I. Introduction

In recent years, the Internet of Things (IoT) has revolutionized the healthcare industry by enabling the development of medical devices that can remotely monitor and diagnose medical conditions [1], [2]. Medical devices in IoT-based systems require a robust and reliable antenna that can transmit and receive data from remote locations. Antennas are the essential components of medical devices that use biomedical telemetry to monitor physiological parameters, such as electrocardiograms (ECGs), electroencephalograms (EEGs), heartbeats, blood sugar levels, pH values, and body temperatures [3]. In addition, antennas are crucial in detecting breast cancer through wireless telemetry. However, designing antennas for medical IoT-based systems poses unique challenges, such as miniaturization, flexibility, and specific field requirements. These antennas must fit into medical devices, such as implantable sensors and wearable monitors, without compromising their functionality or performance [4]. Advanced design and fabrication techniques are necessary to achieve the desired level of miniaturization and flexibility.
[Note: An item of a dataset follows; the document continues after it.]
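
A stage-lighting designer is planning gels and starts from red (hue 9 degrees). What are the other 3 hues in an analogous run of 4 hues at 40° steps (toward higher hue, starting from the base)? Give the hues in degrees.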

Numerous technical approaches have been developed for creating small antennas, such as using materials with high permittivity, incorporating shorting pins, utilizing shorting walls, and employing fractal patterns. However, these methods are associated with challenges, such as intricate designs, limited bandwidth, and diminished gain and efficiency [5]. Metamaterial structure [6] and meta surface geometry [7] help to achieve lower resonance frequency with miniature size but introduce complexity in geometric design.